Olive Oil: Origins and Production Process
HISTORY OF SPANISH OLIVE OIL
Spain is the largest producer of olive oil, also widely referred to as 'liquid gold'. The history of olive oil is closely linked to the history of Spain. The cultivation of olive trees began in Greece and was introduced into Spain by the Phoenicians around 1050 BC. The Romans expanded and improved the cultivation of olive trees in Spain, which became the official supplier of olive oil in its empire, with the exportation of more than six trillion litres over a period of 250 years.

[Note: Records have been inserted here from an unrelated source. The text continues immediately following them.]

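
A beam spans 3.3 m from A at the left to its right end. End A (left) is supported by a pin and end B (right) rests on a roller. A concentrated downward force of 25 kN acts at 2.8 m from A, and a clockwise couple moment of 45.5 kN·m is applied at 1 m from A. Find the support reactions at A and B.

ΣM about A: B_y·3.3 − 25·2.8 − 45.5 = 0 → B_y = 115.5/3.3 = 35.00 kN.
ΣF_y = 0: A_y + 35 − 25 = 0 → A_y = -10.00 kN.
ΣF_x = 0: no horizontal applied forces, so A_x = 0.

A_x = 0, A_y = -10.00 kN, B_y = 35.00 kN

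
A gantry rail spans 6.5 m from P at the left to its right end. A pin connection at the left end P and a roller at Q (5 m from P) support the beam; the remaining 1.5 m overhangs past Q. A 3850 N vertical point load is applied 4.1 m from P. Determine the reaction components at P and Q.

ΣM about P: Q_y·5 − 3850·4.1 = 0 → Q_y = 15785/5 = 3157 N.
ΣF_y = 0: P_y + 3157 − 3850 = 0 → P_y = 693.0 N.
ΣF_x = 0: no horizontal applied forces, so P_x = 0.

P_x = 0, P_y = 693.0 N, Q_y = 3157 N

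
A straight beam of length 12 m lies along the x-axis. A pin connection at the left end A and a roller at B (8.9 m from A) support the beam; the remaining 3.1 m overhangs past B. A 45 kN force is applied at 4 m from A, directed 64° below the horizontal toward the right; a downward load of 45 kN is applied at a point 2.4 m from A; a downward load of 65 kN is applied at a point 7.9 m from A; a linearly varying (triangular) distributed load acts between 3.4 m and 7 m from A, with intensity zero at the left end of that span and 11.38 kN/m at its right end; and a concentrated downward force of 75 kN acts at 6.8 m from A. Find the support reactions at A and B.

Resultant of the triangular load: ½ × 11.38 × 3.6 = 20.484 kN, acting at 5.8 m from A (one-third of the span from the peak).
Moments about A: B_y·8.9 − 45·sin64°·4 − 45·2.4 − 65·7.9 − (½·11.38·3.6)·5.8 − 75·6.8 = 0 → B_y = 1412.09/8.9 = 158.662 ≈ 158.7 kN.
ΣF_y = 0: A_y + 158.662 − 45·sin64° − 45 − 65 − ½·11.38·3.6 − 75 = 0 → A_y = 87.27 kN.
ΣF_x = 0: A_x + 45·cos64° = 0 → A_x = -19.73 kN.

A_x = -19.73 kN, A_y = 87.27 kN, B_y = 158.7 kN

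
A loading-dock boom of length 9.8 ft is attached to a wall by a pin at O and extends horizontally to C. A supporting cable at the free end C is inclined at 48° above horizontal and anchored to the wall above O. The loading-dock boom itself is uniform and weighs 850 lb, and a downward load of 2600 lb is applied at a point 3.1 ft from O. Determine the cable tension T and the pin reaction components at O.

ΣM about O: T·sin48°·9.8 − 850·4.9 − 2600·3.1 = 0 → T = 12225/(9.8·0.743145) = 1678.61 ≈ 1679 lb.
ΣF_x = 0: O_x − T·cos48° = 0 → O_x = 1678.61 × 0.669131 = 1123 lb.
ΣF_y = 0: O_y + T·sin48° − 850 − 2600 = 0 → O_y = 3450 − 1678.61 × 0.743145 = 2203 lb.

T = 1679 lb, O_x = 1123 lb, O_y = 2203 lb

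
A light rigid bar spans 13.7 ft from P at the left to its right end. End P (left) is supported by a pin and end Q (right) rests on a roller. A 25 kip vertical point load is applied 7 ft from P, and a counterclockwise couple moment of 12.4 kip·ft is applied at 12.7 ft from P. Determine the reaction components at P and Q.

ΣM about P: Q_y·13.7 − 25·7 + 12.4 = 0 → Q_y = 162.6/13.7 = 11.8686 ≈ 11.87 kip.
ΣF_y = 0: P_y + 11.8686 − 25 = 0 → P_y = 13.13 kip.
ΣF_x = 0: no horizontal applied forces, so P_x = 0.

P_x = 0, P_y = 13.13 kip, Q_y = 11.87 kip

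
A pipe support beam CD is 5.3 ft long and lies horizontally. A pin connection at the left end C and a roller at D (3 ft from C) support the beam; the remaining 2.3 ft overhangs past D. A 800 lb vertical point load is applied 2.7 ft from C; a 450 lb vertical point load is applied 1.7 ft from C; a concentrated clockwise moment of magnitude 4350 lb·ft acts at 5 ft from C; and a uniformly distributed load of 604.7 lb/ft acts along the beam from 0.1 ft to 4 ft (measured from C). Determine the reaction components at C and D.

Resultant of the distributed load: 604.7 × 3.9 = 2358.33 lb at 2.05 ft from C.
Taking moments about C: D_y·3 − 800·2.7 − 450·1.7 − 4350 − (604.7·3.9)·2.05 = 0 → D_y = 12109.5765/3 = 4036.53 ≈ 4037 lb.
ΣF_y = 0: C_y + 4036.53 − 800 − 450 − 604.7·3.9 = 0 → C_y = -428.2 lb.
ΣF_x = 0: no horizontal applied forces, so C_x = 0.

C_x = 0, C_y = -428.2 lb, D_y = 4037 lb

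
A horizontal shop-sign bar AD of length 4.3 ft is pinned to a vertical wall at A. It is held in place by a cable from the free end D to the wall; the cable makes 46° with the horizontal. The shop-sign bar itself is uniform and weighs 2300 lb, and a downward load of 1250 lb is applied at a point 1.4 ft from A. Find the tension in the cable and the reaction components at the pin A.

T = 2164 lb, A_x = 1504 lb, A_y = 1993 lb

ΣM about A: T·sin46°·4.3 − 2300·2.15 − 1250·1.4 = 0 → T = 6695/(4.3·0.71934) = 2164.45 ≈ 2164 lb.
ΣF_x = 0: A_x − T·cos46° = 0 → A_x = 2164.45 × 0.694658 = 1504 lb.
ΣF_y = 0: A_y + T·sin46° − 2300 − 1250 = 0 → A_y = 3550 − 2164.45 × 0.71934 = 1993 lb.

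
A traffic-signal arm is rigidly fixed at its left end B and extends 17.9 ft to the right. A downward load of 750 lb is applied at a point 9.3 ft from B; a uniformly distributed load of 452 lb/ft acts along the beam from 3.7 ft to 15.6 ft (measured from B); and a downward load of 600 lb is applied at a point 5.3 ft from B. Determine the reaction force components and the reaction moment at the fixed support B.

Resultant of the distributed load: 452 × 11.9 = 5378.8 lb at 9.65 ft from B.
ΣF_x = 0: B_x = 0.
ΣF_y = 0: B_y − 750 − 452·11.9 − 600 = 0 → B_y = 6729 lb.
ΣM about B: M_B − 750·9.3 − (452·11.9)·9.65 − 600·5.3 = 0 → M_B = 62060 lb·ft.

B_x = 0, B_y = 6729 lb, M_B = 62060 lb·ft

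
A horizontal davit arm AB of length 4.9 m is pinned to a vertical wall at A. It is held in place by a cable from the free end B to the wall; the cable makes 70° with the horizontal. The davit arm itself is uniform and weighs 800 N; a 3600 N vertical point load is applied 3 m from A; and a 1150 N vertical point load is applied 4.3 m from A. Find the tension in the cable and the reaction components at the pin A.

ΣM about A: T·sin70°·4.9 − 800·2.45 − 3600·3 − 1150·4.3 = 0 → T = 17705/(4.9·0.939693) = 3845.16 ≈ 3845 N.
ΣF_x = 0: A_x − T·cos70° = 0 → A_x = 3845.16 × 0.34202 = 1315 N.
ΣF_y = 0: A_y + T·sin70° − 800 − 3600 − 1150 = 0 → A_y = 5550 − 3845.16 × 0.939693 = 1937 N.

T = 3845 N, A_x = 1315 N, A_y = 1937 N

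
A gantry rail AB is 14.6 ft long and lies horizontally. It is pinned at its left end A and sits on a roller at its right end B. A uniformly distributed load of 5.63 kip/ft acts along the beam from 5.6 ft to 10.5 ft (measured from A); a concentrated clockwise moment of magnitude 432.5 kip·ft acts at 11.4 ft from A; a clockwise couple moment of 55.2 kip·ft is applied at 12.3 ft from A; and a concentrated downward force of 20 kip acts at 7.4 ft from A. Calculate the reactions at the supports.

Resultant of the distributed load: 5.63 × 4.9 = 27.587 kip at 8.05 ft from A.
Moments about A: B_y·14.6 − (5.63·4.9)·8.05 − 432.5 − 55.2 − 20·7.4 = 0 → B_y = 857.77535/14.6 = 58.7517 ≈ 58.75 kip.
ΣF_y = 0: A_y + 58.7517 − 5.63·4.9 − 20 = 0 → A_y = -11.16 kip.
ΣF_x = 0: no horizontal applied forces, so A_x = 0.

A_x = 0, A_y = -11.16 kip, B_y = 58.75 kip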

It continued to cultivate and improve techniques for the production of oil, passing the million tonnes mark in terms of production in the last few years.
OLIVE OIL PRODUCTION PROCESS
Steps involved in the production of olive oil, following the collection of the olives are:
1. Cleaning the olives: Stems, branches and leaves are removed, and the olives may or may not be cleaned with water to remove pesticides, dirt, etc.

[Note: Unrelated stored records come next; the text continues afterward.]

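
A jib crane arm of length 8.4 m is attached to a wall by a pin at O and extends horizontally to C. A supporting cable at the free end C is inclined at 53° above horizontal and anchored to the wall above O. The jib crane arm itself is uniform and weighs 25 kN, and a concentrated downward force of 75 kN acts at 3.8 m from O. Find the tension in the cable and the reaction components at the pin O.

ΣM about O: T·sin53°·8.4 − 25·4.2 − 75·3.8 = 0 → T = 390/(8.4·0.798636) = 58.1348 ≈ 58.13 kN.
ΣF_x = 0: O_x − T·cos53° = 0 → O_x = 58.1348 × 0.601815 = 34.99 kN.
ΣF_y = 0: O_y + T·sin53° − 25 − 75 = 0 → O_y = 100 − 58.1348 × 0.798636 = 53.57 kN.

T = 58.13 kN, O_x = 34.99 kN, O_y = 53.57 kN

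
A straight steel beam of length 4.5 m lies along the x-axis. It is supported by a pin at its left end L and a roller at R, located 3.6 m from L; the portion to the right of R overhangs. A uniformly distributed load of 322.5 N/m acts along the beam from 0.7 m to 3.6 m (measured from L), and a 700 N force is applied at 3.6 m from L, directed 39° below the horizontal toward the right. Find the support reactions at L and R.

Resultant of the distributed load: 322.5 × 2.9 = 935.25 N at 2.15 m from L.
Moments about L: R_y·3.6 − (322.5·2.9)·2.15 − 700·sin39°·3.6 = 0 → R_y = 3596.67/3.6 = 999.075 ≈ 999.1 N.
ΣF_y = 0: L_y + 999.075 − 322.5·2.9 − 700·sin39° = 0 → L_y = 376.7 N.
ΣF_x = 0: L_x + 700·cos39° = 0 → L_x = -544.0 N.

L_x = -544.0 N, L_y = 376.7 N, R_y = 999.1 N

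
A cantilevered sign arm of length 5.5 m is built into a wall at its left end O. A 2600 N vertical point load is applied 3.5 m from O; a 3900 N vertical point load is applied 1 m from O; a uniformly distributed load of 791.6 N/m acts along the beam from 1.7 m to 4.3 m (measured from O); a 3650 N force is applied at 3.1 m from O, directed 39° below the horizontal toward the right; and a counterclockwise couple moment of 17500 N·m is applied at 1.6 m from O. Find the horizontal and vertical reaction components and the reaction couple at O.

O_x = -2837 N, O_y = 10860 N, M_O = 8795 N·m

Resultant of the distributed load: 791.6 × 2.6 = 2058.16 N at 3 m from O.
ΣF_x = 0: O_x + 3650·cos39° = 0 → O_x = -2837 N.
ΣF_y = 0: O_y − 2600 − 3900 − 791.6·2.6 − 3650·sin39° = 0 → O_y = 10860 N.
ΣM about O: M_O − 2600·3.5 − 3900·1 − (791.6·2.6)·3 − 3650·sin39°·3.1 + 17500 = 0 → M_O = 8795 N·m.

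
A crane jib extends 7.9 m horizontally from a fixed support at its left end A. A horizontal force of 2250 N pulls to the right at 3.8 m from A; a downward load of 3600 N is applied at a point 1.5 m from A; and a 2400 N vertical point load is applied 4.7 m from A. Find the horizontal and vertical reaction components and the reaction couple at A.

ΣF_x = 0: A_x + 2250 = 0 → A_x = -2250 N.
ΣF_y = 0: A_y − 3600 − 2400 = 0 → A_y = 6000 N.
ΣM about A: M_A − 3600·1.5 − 2400·4.7 = 0 → M_A = 16680 N·m.

A_x = -2250 N, A_y = 6000 N, M_A = 16680 N·m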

2. Grinding the olives: Stone wheels or rollers roll in a circular motion over a slab of granite to grind the olives to a pulp, or an electric engine attached to a cogged mill pulverises the olives.

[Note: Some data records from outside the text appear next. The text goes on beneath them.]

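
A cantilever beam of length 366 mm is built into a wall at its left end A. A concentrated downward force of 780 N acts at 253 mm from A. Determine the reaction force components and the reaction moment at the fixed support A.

A_x = 0, A_y = 780.0 N, M_A = 197300 N·mm

ΣF_x = 0: A_x = 0.
ΣF_y = 0: A_y − 780 = 0 → A_y = 780.0 N.
ΣM about A: M_A − 780·253 = 0 → M_A = 197300 N·mm.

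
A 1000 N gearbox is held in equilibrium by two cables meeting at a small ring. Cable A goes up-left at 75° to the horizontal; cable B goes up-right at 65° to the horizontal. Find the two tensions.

T_A = 657.5 N, T_B = 402.7 N

ΣF_x = 0: −T_A·cos75° + T_B·cos65° = 0 → T_B = 0.612418·T_A.
ΣF_y = 0: T_A·sin75° + T_B·sin65° = 1000.
Substitute: T_A·(0.965926 + 0.612418·0.906308) = 1000 → T_A = 657.477 ≈ 657.5 N.
Then T_B = 0.612418 × 657.477 = 402.7 N.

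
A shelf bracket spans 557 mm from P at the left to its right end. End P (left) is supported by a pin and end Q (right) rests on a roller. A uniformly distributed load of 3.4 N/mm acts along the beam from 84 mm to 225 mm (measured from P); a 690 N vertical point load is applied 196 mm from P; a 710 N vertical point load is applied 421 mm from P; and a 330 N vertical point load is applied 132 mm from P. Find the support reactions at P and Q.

Resultant of the distributed load: 3.4 × 141 = 479.4 N at 154.5 mm from P.
Taking moments about P: Q_y·557 − (3.4·141)·154.5 − 690·196 − 710·421 − 330·132 = 0 → Q_y = 551777.3/557 = 990.624 ≈ 990.6 N.
ΣF_y = 0: P_y + 990.624 − 3.4·141 − 690 − 710 − 330 = 0 → P_y = 1219 N.
ΣF_x = 0: no horizontal applied forces, so P_x = 0.

P_x = 0, P_y = 1219 N, Q_y = 990.6 N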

3. Mixing to increase the production of olive oil: Mixing or blending the pulp obtained between 20 - 40 minutes allows small droplets of oil to be obtained that will be later combined with larger ones that may be eliminated in the next step. The pulp is often heated to 28 °C during this process.
4. Separation of the oil and the water from the fruit (pomace): using a press.
5. Separation of the oil from the water: the liquid is turned in a centrifuge.
6.Processing of the oil, additional extraction: refine and deodorize, to reduce acidity and improve the flavour.
7. Bottling and storage considerations: Olive oil can be stored in plastic stainless steel, stainless steel containers. The oil deteriorates through the lipase and the oxygen actions. Oxidation or rancidity is accelerated when exposed to light and heat.
8. Tasting and classification of oil: Olive oil is classified according to its acidity and flavour, following tests carried out by experts.